News

The Reality of Oil Risk

March 2, 2026
Udayan Mitra, CFA

Where Oil Meets Geopolitics

As most of you know, the Middle East is witnessing a historic conflict following the attack on Iran by US and Israeli forces yesterday.  Iran has retaliated with missile strikes across the Gulf region and on Israel. US military assets near the Straits of Hormuz and Iraq are under pressure.  At the same time, the US and Israel are systematically targeting the Iranian leadership – killing Supreme Leader Ayatollah Khamenei and decapitating large elements of the Iranian Revolutionary Guard Council.  The situation is fluid, and it’s impossible to predict what will happen next.  Suffice to say, the conflict may last for a protracted period, and we should expect turbulence in energy markets, and by extension, in global capital markets.

Key Oil Stats

Chart 1: Middle East Core Producers

Production + Global Share + Reserves

Country Crude Production (Mbpd) % of World Production Proven Reserves (Bn bbl)
Saudi Arabia ~10.9 ~11% ~266
Iran ~5.0 ~5% ~209
Iraq ~4.4 ~4.5% ~145
UAE ~4.0 ~4% ~113
Kuwait ~2.8 ~3% ~102
Qatar ~1.4 ~1.5% ~25
Oman ~1.0 ~1% ~5.4
Bahrain ~0.2 ~0.2% ~0.17

Figures represent approximate 2023–2024 production levels, global share estimates, and proved reserves.

In short, supply disruption could affect about 30% of the world’s daily crude output.

An equally important issue is the security of the world’s oil fields and related infrastructure in a resource-rich region. See the table below: About 52% of the world’s proven reserves are held by the top five Middle Eastern oil-producing countries.

Chart 2: Reserve Concentration

Country Share of Global Proven Reserves (approx.)
Saudi Arabia ~17%
Iran ~13%
Iraq ~9%
UAE ~7%
Kuwait ~6%

Shares are calculated using country-level proved reserves divided by total global proved reserves. Estimates may vary by source and reporting methodology.

Chart 3: Reserve-to-Production Ratio (Years of Supply)

This tells you how long each country could keep producing at current rates. Some countries maximize output. Others preserve optionality. The ratio reflects strategy as much as geology.

Country Proven Reserves (Bn bbl) Production (Mbpd) R/P Ratio (Years)
Saudi Arabia 266 10.9 ~67 yrs
Iran 209 ~5.0 ~115 yrs
Iraq 145 ~4.4 ~90 yrs
UAE 113 ~4.0 ~77 yrs
Kuwait 102 ~2.8 ~100 yrs
Qatar 25 ~1.4 ~49 yrs
Oman 5.4 ~1.0 ~15 yrs
Bahrain 0.17 ~0.2

R/P ratios are calculated as: proved reserves ÷ (daily production × 365). Production figures represent recent annual averages and may not reflect future output levels.
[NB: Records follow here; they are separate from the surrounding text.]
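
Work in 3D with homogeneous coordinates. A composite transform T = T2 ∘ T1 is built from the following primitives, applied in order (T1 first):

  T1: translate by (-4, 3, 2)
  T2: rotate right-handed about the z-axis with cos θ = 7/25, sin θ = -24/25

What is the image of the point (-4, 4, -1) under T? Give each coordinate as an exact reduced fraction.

T(p) = (112/25, 241/25, 1)

T1 translate by (-4, 3, 2): (-4, 4, -1) → (-8, 7, 1)
T2 rotate right-handed about the z-axis with cos θ = 7/25, sin θ = -24/25: (-8, 7, 1) → (112/25, 241/25, 1)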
The Middle East is an attractive place for exploration and production because oil is easy to extract. True, the US has large reserves, but production costs are much higher.

Chart 4: Cost of Oil Production

Country Production Cost ($/bbl)
Saudi Arabia ~$10
Iraq ~$10 to $15 (supergiant fields)
Iran ~$10 to $20
Kuwait ~$8 to $12
UAE ~$10 to $15
Qatar ~$15 to $20
Oman ~$25 to $30 (EOR heavy)
Bahrain ~$40+

For context: US shale breakeven ~ $46–60. So, even “expensive” Oman remains competitive globally.

The Middle East doesn’t just have large reserves. It has some of the cheapest oil to produce in the world, giving it a structural advantage in global energy markets.

Conclusions

The reality is that the longer the war goes on, the longer the potential for turmoil in both the energy and financial markets. Geopolitics is a fact of life and, by its very nature, unpredictable.

As far as clients are concerned, we would like to convey that we have a genuine “quality bias” across our strategies, which helps protect capital in uncertain times.  The most desirable action at this juncture is to stay calm and not panic.  Volatility is part and parcel of investing, and we are laser-focused on protecting client capital from the worst outcomes.